A newly-released legislative audit finds that Utah’s Medicaid is—you guessed it—rife with waste and fraud. The Salt Lake Tribune reports:
Millions of tax dollars are likely being wasted in Utah’s Medicaid program on procedures — including a breast augmentation and nose jobs — that aren’t covered by the government insurance program, according to a scathing legislative audit released Tuesday.
Millions more are lost because the Medicaid department isn’t adequately going after providers who submit fraudulent bills. And while there are three sets of internal auditors charged with overseeing the department and its $1.7 billion budget, none are independent enough to do their jobs appropriately, the report says.
“I don’t know that I’ve read a more damning report,” said House Speaker Dave Clark, R-Santa Clara, during a Tuesday legislative meeting. He called leaders of Medicaid and the health department “somewhat lazy and sloppy.”
“Every single page of this audit talks about lack of leadership, lack of management, lack of organization, lack of follow up,” he said. “Lack of, lack of, lack of. … I’m concerned.”
The audit reviewed Medicaid’s Bureau of Program Integrity, which is responsible for protecting Medicaid from provider fraud, waste and abuse through avoiding unnecessary costs and recovering wrongly paid bills.
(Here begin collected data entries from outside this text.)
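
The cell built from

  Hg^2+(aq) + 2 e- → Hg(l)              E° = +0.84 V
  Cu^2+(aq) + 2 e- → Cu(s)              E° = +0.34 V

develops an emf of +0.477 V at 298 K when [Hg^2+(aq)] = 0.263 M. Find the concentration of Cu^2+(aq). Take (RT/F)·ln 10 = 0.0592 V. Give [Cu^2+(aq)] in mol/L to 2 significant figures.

1.6 M

The Hg²⁺/Hg couple has the larger reduction potential, so it is the cathode: E°cell = +0.84 − (+0.34) = +0.50 V and n = 2.
Rearranging E = E° − (0.0592/n)·log Q gives log Q = 2(+0.50 − (+0.477))/0.0592 = 0.777.
For Hg^2+(aq) + Cu(s) → Hg(l) + Cu^2+(aq), the reaction quotient is Q = [Cu^2+(aq)] / [Hg^2+(aq)].
Isolating [Cu^2+(aq)] in Q = 10^{0.777} yields log [Cu^2+(aq)] = 0.197, i.e. 1.6 M.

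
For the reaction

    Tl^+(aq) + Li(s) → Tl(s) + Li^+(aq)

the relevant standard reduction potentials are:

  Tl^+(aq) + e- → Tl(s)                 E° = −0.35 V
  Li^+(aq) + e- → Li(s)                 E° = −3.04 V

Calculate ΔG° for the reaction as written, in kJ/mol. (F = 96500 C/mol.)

In the reaction as written Tl^+(aq) is reduced, so the Tl⁺/Tl couple is the cathode and Li⁺/Li is the anode.
E°cell = −0.35 − (−3.04) = +2.69 V; balancing electrons gives n = 1.
ΔG° = −nFE°cell = −(1)(96500)(+2.69) J/mol = −260 kJ/mol.

−260 kJ/mol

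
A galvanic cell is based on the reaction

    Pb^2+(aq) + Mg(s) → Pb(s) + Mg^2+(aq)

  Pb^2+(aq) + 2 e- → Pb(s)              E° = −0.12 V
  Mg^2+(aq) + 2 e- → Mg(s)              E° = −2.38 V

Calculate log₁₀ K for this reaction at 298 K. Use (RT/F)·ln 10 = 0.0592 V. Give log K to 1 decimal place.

log K = 76.4

The Pb²⁺/Pb couple is reduced (cathode); E°cell = −0.12 − (−2.38) = +2.26 V with n = 2.
At equilibrium E = 0, so log K = nE°cell / 0.0592 = (2)(+2.26) / 0.0592 = 76.4.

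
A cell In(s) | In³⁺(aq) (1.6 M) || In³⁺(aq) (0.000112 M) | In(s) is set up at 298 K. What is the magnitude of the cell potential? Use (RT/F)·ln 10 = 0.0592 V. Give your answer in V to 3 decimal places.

0.082 V

For a concentration cell E°cell = 0, since both electrodes use the same couple.
The compartment with the higher In³⁺(aq) concentration (1.6 M) acts as the cathode; ions are reduced there and produced at the dilute (0.000112 M) anode.
With n = 3, Ecell = −(0.0592/3)·log([dilute]/[conc]) = −(0.0592/3)·log(0.000112/1.6) = +0.082 V.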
It was reorganized in 2008 in response to “growing concerns” by the federal government about “Utah’s commitment to Medicaid integrity,” according to the audit, which nevertheless found the bureau lacking.
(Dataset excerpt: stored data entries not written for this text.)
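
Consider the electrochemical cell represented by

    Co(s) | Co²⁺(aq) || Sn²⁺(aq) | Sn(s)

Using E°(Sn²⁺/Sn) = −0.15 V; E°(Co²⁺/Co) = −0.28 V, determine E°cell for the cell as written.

By convention the left-hand electrode in cell notation is the anode (oxidation) and the right-hand electrode is the cathode (reduction).
E°cell = E°(right) − E°(left) = −0.15 − (−0.28) = +0.13 V.

+0.13 V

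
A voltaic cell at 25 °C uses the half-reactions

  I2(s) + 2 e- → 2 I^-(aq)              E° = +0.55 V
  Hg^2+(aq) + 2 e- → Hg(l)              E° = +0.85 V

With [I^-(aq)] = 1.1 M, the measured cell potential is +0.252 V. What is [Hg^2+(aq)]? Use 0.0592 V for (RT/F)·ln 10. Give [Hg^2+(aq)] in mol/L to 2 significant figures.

The Hg²⁺/Hg couple has the larger reduction potential, so it is the cathode: E°cell = +0.85 − (+0.55) = +0.30 V and n = 2.
Since E = E° − (0.0592/n)·log Q, log Q = n(E° − E)/0.0592 = 1.622.
Balancing electrons gives Hg^2+(aq) + 2 I^-(aq) → Hg(l) + I2(s); thus Q = 1 / ([Hg^2+(aq)]·[I^-(aq)]^2).
Solving for the unknown gives log [Hg^2+(aq)] = −1.705, so [Hg^2+(aq)] ≈ 0.020 M.

0.020 M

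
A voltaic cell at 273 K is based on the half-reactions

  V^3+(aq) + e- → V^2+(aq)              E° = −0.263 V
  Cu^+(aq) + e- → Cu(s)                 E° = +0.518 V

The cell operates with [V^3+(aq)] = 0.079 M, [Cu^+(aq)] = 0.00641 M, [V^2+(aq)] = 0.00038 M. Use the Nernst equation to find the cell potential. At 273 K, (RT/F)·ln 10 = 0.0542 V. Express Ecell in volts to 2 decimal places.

+0.54 V

Cu⁺/Cu is reduced (cathode, E° = +0.518 V) and V³⁺/V²⁺ is oxidized (anode).
E°cell = +0.518 − (−0.263) = +0.781 V, with n = 1 electron transferred.
For the overall reaction Cu^+(aq) + V^2+(aq) → Cu(s) + V^3+(aq), Q = [V^3+(aq)] / ([Cu^+(aq)]·[V^2+(aq)]) = 3.24×10^4, giving log Q = 4.511.
E = E° − (0.0542/n)·log Q = +0.781 − (0.0542/1)(4.511) = +0.54 V.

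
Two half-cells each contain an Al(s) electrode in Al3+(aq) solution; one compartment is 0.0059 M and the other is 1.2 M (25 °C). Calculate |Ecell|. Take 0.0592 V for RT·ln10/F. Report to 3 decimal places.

For a concentration cell E°cell = 0, since both electrodes use the same couple.
The compartment with the higher Al3+(aq) concentration (1.2 M) acts as the cathode; ions are reduced there and produced at the dilute (0.0059 M) anode.
With n = 3, Ecell = −(0.0592/3)·log([dilute]/[conc]) = −(0.0592/3)·log(0.0059/1.2) = +0.046 V.

0.046 V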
“We believe there is significant room for improvement in BPI’s operations, which can result in significant savings over time for the Medicaid program,” Tuesday’s audit states.
David Sundwall, the executive director of the Utah Department of Health, and Michael Hales, its Medicaid director, did not dispute the audit’s findings. “We accept all the recommendations of the audit and have begun the work required to implement them,” they said in a written response, adding that some changes may require additional funding.
While auditors said they couldn’t pinpoint exact dollar figures of potential savings with reform, they estimated at least $20 million savings in federal and state dollars.
Read the whole article—and the full audit report here—for a clinic on why it’s absolutely essential to routinely look under the hood of government programs. How many more tax dollars would have been wasted had this audit not been performed? Even more frightening, what would we find if we pulled up the rug on every other government program?
There’s a separate lesson here about the folly of letting governments run health care enterprises, but that’s a whole ‘nother can of worms.